Княжич в коричневом праздничном кафтане, с шитым жемчугом оплечьем, спиной лежал на полу, как хрущ, и, как хрущ, дергал тонкими в красных сапожках ногами. Вопил:

– Не дамся, больно! Больно!

Вокруг него суетились брат Иван, великая княгиня-матушка, слуги, не били – пытались зачем-то снять сапог. У матери в руках была хворостина, выдернутая наспех, видимо, из голика. Заметив новых зрителей, княжич завопил ещё громче.

– А ну замолкни! – с порога сказал князь Василий. Княжич враз затих. Домочадцы расступились, пропуская к нему князя.

– Болит?

– Очень!

– Давай!

Княжич послушно вдел в протянутые руки левую ногу – князь одним рывком сдёрнул с неё сапог, выругался.

– Вот как надо! Распустили нюни, раскудахтались, – метнул сапог – пискнула кошка. – А чёрт бы тебя! – отёр вспотевшее лицо онучей. – Мой руки, стервец, и в трапезную – живо!

Княжич вскочил, быстренько поковылял к дверям, припадая на ушибленную, правую – не левую, ногу. Подобрал сапог, повернулся, сказал ехидненько:

– Онучу-те верни, дяденька. Пот ширинкой отирают, – и хлопнул дверью.

– А вы чего молчали? – взъярился князь, стараясь почему-то запихнуть в карман злосчастную онучу. – Позастило?[12] И чтобы пальцем его не трогали! Никто!

– Да кто же его трогал? – оправдывалась княгиня. – Знаешь, что он тут умудрил.

– Знаю.

– Ну, я его постращать маленько, а он на стол сиганул, с него на поставец. Тот пошатнулся. Хорошо, что устоял, не придавил парнишку.

– Ушибся сильно?

– Да нет!

– Костоправа к нему.

Кто-то из слуг кинулся выполнять приказ.

– И не то чтобы пальцем, чтобы словом худым его никто не наказывал, – продолжал князь. – Не дай бог, озлобится. Волк нам в Рязани не нужен. Пёс домашний, от хозяина ни на шаг не отступающий, больше подходит. Иван, пусть княжич при тебе будет, как друг собиный, денно и нощно.

– Нощно нельзя. При нём теперь Марья, – напомнила Мария Ярославна тихо.

– Найдёт и на Марью время! – во всё горло воскликнул князь.

Марья застеснялась, прикрыла лицо широким рукавом, смущённо бормотнула:

– Уж ты скажешь, батюшка.

– Как там? – ночная кукушка дневную перекукует, – засмеялся князь и обнял жену. – Не пора ли обедать?
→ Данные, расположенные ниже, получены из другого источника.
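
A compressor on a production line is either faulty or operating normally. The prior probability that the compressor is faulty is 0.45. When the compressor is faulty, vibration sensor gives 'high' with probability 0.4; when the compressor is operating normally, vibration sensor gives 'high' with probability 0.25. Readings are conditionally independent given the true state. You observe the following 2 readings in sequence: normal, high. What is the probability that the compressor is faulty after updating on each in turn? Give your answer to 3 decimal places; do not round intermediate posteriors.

0.512

Apply Bayes' rule sequentially, carrying P(faulty) forward.
After 'normal': P(faulty) = 0.6·0.4500 / (0.6·0.4500 + 0.75·0.5500) ≈ 0.3956
After 'high': P(faulty) = 0.4·0.3956 / (0.4·0.3956 + 0.25·0.6044) ≈ 0.5115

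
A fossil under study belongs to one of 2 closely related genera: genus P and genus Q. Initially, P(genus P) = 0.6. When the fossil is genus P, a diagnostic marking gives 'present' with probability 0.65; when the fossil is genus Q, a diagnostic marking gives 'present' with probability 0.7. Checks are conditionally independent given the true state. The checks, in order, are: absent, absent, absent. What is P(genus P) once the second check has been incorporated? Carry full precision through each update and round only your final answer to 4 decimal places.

0.6712

After 'absent': P(genus P) = 0.35·0.6000 / (0.35·0.6000 + 0.3·0.4000) ≈ 0.6364
After 'absent': P(genus P) = 0.35·0.6364 / (0.35·0.6364 + 0.3·0.3636) ≈ 0.6712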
Анну в этой кутерьме он не приметил. Она обиженно засопела, поволокла по полу к дверям принесённую мамкой шаль.

4

После рождения Анны одряхлевшая Софья Витовтовна прожила только два года, и то не дома, а в монастыре. А ведь было время, больше всего боялась монастырских стен, заточения. И вот постриглась добровольно, потом и схиму приняла. Не хотела обузой стать домашним или решила грехи замаливать? Если принять во внимание схиму, скорее последнее. Грехов у Софьи Витовтовны хватало. Как же сражаться за власть, как её удерживать, оставаясь безгрешной? Кроме ослепления племянника, на её совести, говаривали, были ещё две внезапные смерти соперников Василия. Вдобавок злые языки приписывали ей и чисто женский грех, нешуточный. Оспаривая право малолетнего княжича Василия на власть, противники его объявили, что он байстрюк. Слух этот, хотя и весьма сомнительный, просочился через века и, не принятый историками на веру, всё-таки осел на страницах их серьёзных трудов. В своё время он, наверное, доставил немало неприятностей Софье Витовтовне (вряд ли ей удалось отмахнуться от него – мол, плевать: враги для пользы своей распустили), наверное, пришлось доказывать, что всё это сказки, как-то его пресекать, но едва ли думала она, что этот слух, это задевающее её женскую честь обвинение войдёт в историю.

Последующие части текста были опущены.